Right away, the quality blew me away. I could see and find things in negatives as scans that I hadn't seen in the actual developed piece of film with a Zeiss loop on a light box. I was smitten. This thing opened up huge doors of artistic possibilities for me. Some students got what a sledgehammer of a tool this was for making art, but not many.
So then the company provided me with one and I was rolling. I got so that I was scanning everything. Can you imagine? If you've read this blog for a while you know I mostly photograph constantly. I was scanning black and white 2 1/4's in full rolls and and 8 x 10 black and white negatives and some 8 x 10 color transparencies. I had the scanner at home so there were scans being made while dinner was cooking or whatever. A great deal of scanning. I took a class at Creo to learn scanning for prepress as, by 2005, I was making my first book, American Series. I made all the scans for that book and was certified by the company as a "Master Scanner". I have the piece of paper to prove it.

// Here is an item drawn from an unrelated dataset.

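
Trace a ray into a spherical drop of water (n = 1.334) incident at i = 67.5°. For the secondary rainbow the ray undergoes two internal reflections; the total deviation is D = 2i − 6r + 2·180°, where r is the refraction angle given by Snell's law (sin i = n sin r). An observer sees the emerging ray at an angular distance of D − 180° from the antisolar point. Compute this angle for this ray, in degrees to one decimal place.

52.0°

sin r = sin 67.5° / 1.334 = 0.9239/1.334 = 0.6926; r = 43.83°.
D = 2·67.5° − 6·43.83° + 2·180° = 135.00° − 263.00° + 360° = 232.00°.
Angle from antisolar point = D − 180° = 52.00°.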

The real struggle then was to turn it into a print. Print it on what? With what? These were early days and printing well was hard. I spent almost a year making really bad prints of stuff because the first large format printer I had was crap. This was still early days and the Epson 7500 I had was barely adequate as a color printer but all hell broke loose when trying to get a black and white out of it. Magenta black and whites with a green hue, anyone? I made many truly awful prints that year, 2001/2002.
Many of my friends and colleagues were going down this digital path too, in early days using the hybridized system of scanning film to then make inkjet prints. We had numerous issues: metamerism, the fact that prints looked a different color under various light sources, poor papers with uneven consistency, bad surfaces, and no permanence, color profiles that were poor or useless, and many many talking heads filled with confusing and often incorrect information. There were real gurus, of course, some who spoke the truth and had the courage to admit that much was flawed and that they didn't have all the answers. Then were the false prophets, those claiming to have all the answers and asking all of us to follow them like lemmings over the edge. Whatever version there was of Photoshop had its secrets and individual ways of working and there were many who claimed to be able to lead us to the one chosen way. This mythologizing and mysticizing drove me crazy and I hated it. I can remember teaching a very early digital class where I started us out the first day telling students I didn't know anything about what I was going to teach but that we would search out solutions together as we rolled along. In challenging myself to know the material and to problem solve I was able to teach far more than if I just lectured and tested for proficiency.
There was a pioneering spirit behind all this, a sense that many of us were working to make pictures using these new tools and methods and that we were forging ahead into new possibilities and potential outcomes, and we were. While tremendously exciting this was also a difficult time for people to make art, as permanence was not guaranteed, consistency was difficult and getting what you wanted almost impossible.
I can remember being so surprised by getting a good print but having no idea about how to duplicate good results from other scanned negatives.
Next up? I am working on a blog about my history of printing, from analog days to a Fuji printer we bought for school and on to inkjet printing. There were years in there where we din't know how the printing dilemma was going to work out.